AFRICA – KFC Africa, regional operating unit of US-based fast-food chain KFC, has appointed Nolo Thobejane as head of rest of sub-Saharan Africa (RoSSA), which is made up of 22 growth markets.

Having joined the KFC business in 2005 as human resources business partner, Thobejane, who was born in Tshwane, rose through the ranks to her previous executive post of franchise operations and engagement director for the RoSSA region.

In her new role, Thobejane will assume overall accountability over the brand’s sub-Saharan markets, a key region for the brand.

She will oversee and accelerate the group’s growth agenda while ensuring franchise partners uphold KFC brand standards and values in serving customers, teams and communities.
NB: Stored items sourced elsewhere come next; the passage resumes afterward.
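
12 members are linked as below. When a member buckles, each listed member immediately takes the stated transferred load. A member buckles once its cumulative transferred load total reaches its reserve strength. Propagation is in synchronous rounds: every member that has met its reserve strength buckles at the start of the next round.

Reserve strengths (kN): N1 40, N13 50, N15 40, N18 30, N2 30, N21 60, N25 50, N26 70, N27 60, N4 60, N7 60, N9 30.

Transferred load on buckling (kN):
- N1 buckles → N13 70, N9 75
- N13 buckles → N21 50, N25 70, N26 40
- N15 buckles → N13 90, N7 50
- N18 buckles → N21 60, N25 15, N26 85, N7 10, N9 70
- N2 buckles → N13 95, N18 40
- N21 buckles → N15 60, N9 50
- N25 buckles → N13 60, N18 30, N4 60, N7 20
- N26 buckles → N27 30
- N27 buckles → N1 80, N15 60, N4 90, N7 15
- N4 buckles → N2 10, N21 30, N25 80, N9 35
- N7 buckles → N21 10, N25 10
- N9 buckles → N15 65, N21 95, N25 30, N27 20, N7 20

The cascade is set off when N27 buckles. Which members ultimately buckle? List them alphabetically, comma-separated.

Round 1 — N27 buckles (initial).
  N1: +80 → 80 ≥ 40
  N15: +60 → 60 ≥ 40
  N4: +90 → 90 ≥ 60
  N7: +15 → 15 < 60
Round 2 — N1, N15, N4 buckle.
  N13: +70+90 → 160 ≥ 50
  N2: +10 → 10 < 30
  N21: +30 → 30 < 60
  N25: +80 → 80 ≥ 50
  N7: +50 → 65 ≥ 60
  N9: +75+35 → 110 ≥ 30
Round 3 — N13, N25, N7, N9 buckle.
  N18: +30 → 30 ≥ 30
  N21: +50+10+95 → 185 ≥ 60
  N26: +40 → 40 < 70
Round 4 — N18, N21 buckle.
  N26: +85 → 125 ≥ 70
Round 5 — N26 buckles.
No further bucklings.

N1, N13, N15, N18, N21, N25, N26, N27, N4, N7, N9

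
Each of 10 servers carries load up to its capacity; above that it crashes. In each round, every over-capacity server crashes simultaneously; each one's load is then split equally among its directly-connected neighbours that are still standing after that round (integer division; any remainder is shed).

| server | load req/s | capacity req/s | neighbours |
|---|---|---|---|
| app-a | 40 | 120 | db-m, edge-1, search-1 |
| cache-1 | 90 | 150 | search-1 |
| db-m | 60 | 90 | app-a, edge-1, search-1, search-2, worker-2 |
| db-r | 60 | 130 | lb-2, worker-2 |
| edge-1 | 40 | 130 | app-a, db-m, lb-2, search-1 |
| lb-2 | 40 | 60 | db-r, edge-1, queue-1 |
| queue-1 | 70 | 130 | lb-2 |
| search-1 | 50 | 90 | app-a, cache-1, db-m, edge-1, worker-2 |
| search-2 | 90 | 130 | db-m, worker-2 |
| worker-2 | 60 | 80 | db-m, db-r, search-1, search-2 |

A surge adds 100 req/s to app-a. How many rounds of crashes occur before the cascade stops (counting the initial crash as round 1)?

5

Round 1 — app-a at 140 > 120. app-a crashes.
  app-a sheds 140 req/s to db-m, edge-1, search-1: 46 each (2 lost).
    db-m: 60+46 = 106 > 90
    edge-1: 40+46 = 86 ≤ 130
    search-1: 50+46 = 96 > 90
Round 2 — db-m, search-1 crash.
  db-m sheds 106 req/s to edge-1, search-2, worker-2: 35 each (1 lost).
    edge-1: 86+35 = 121 ≤ 130
    search-2: 90+35 = 125 ≤ 130
    worker-2: 60+35 = 95 > 80
  search-1 sheds 96 req/s to cache-1, edge-1, worker-2: 32 each.
    cache-1: 90+32 = 122 ≤ 150
    edge-1: 121+32 = 153 > 130
    worker-2: 95+32 = 127 > 80
Round 3 — edge-1, worker-2 crash.
  edge-1 sheds 153 req/s to lb-2: 153 each.
    lb-2: 40+153 = 193 > 60
  worker-2 sheds 127 req/s to db-r, search-2: 63 each (1 lost).
    db-r: 60+63 = 123 ≤ 130
    search-2: 125+63 = 188 > 130
Round 4 — lb-2, search-2 crash.
  lb-2 sheds 193 req/s to db-r, queue-1: 96 each (1 lost).
    db-r: 123+96 = 219 > 130
    queue-1: 70+96 = 166 > 130
  search-2 sheds 188 req/s: no online neighbours, lost.
Round 5 — db-r, queue-1 crash.
  db-r sheds 219 req/s: no online neighbours, lost.
  queue-1 sheds 166 req/s: no online neighbours, lost.
No further crashes.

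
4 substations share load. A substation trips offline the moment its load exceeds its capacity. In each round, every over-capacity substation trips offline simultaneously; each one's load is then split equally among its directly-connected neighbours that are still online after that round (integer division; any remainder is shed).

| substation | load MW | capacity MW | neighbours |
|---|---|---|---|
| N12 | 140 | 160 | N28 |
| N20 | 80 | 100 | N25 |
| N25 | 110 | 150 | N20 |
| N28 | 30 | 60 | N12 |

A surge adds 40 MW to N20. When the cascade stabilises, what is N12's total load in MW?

140

Round 1 — N20 at 120 > 100. N20 trips offline.
  N20 sheds 120 MW to N25: 120 each.
    N25: 110+120 = 230 > 150
Round 2 — N25 trips offline.
  N25 sheds 230 MW: no online neighbours, lost.
No further trips.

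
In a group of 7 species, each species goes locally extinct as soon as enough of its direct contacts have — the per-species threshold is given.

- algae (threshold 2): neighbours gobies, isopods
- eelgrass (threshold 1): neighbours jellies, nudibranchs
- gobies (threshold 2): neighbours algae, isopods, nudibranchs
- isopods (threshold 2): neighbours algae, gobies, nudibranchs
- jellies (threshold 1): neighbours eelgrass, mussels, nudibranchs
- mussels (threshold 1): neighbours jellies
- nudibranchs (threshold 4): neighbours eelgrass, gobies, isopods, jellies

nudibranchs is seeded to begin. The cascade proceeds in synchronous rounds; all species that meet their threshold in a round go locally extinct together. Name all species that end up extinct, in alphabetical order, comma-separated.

Round 1 — nudibranchs goes locally extinct (initial).
Round 2 — checking thresholds:
  eelgrass: 1 of 2 neighbours ≥ 1, goes locally extinct.
  gobies: 1 of 3 neighbours < 2, below threshold.
  isopods: 1 of 3 neighbours < 2, below threshold.
  jellies: 1 of 3 neighbours ≥ 1, goes locally extinct.
Round 3 — checking thresholds:
  gobies: 1 of 3 neighbours < 2, below threshold.
  isopods: 1 of 3 neighbours < 2, below threshold.
  mussels: 1 of 1 neighbours ≥ 1, goes locally extinct.
Round 4 — no new extinctions; cascade stops.

eelgrass, jellies, mussels, nudibranchs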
Speaking on the appointment, Akhona Qengqe, chief people and transformation officer at KFC Africa said, “Nolo has been instrumental in the expansion of at least five of the 22 RoSSA markets, one of them being a fully virtual process.

“An amazing collaborator, deliberate people-grower and a culture ambassador, there could not be a better person to take on this very pivotal role in our organisation.”

In a statement, the company described Thobejane as a well-rounded leader from both a people and operations perspective.

Thobejane commented, “KFC has set the bar high in the QSR sector, so we already have strong foundations in place in sub-Saharan Africa. My goal is to move that bar even higher – especially around partner capability as a key enabler of growth. People and Culture will always remain critical in unlocking potential in growth markets.”

According to Thobejane, her focus will be ensuring that the company’s talent and skills are future-proofed post-Covid, while tapping into new channels driven by e-commerce and finding opportunities amid the pandemic, driving brand trust.

In September last year, the fast-food restaurant launched an in-house delivery service dubbed KFC Delivery Plus, allowing customers to place their orders via the KFC mobile app or website.

“The right skills and partnerships create the kind of stability and culture that both people and business need in an environment where change is inevitable and happening at an exponential rate.

“By using our culture as the competitive edge, and by progressively building our capability, we will further enable our partners to grow,” concludes Thobejane.

As Thobejane takes helm of the regional operations, Jacques Theunissen, CEO of KFC East Africa is in talks with the Kenyan government officials on initiating local sourcing of processed potatoes.

The parties are set to develop a roadmap within the next two weeks that will dictate how KFC can access locally processed chips that conform to its global quality standards and food safety specifications following recent public complaints on social media.

In a tweet posted earlier in the year, the franchise noted that it had run out of chips, eliciting sharp reactions from Kenyans with some terming it as insensitive to local potato farmers who struggle to find a market for their produce.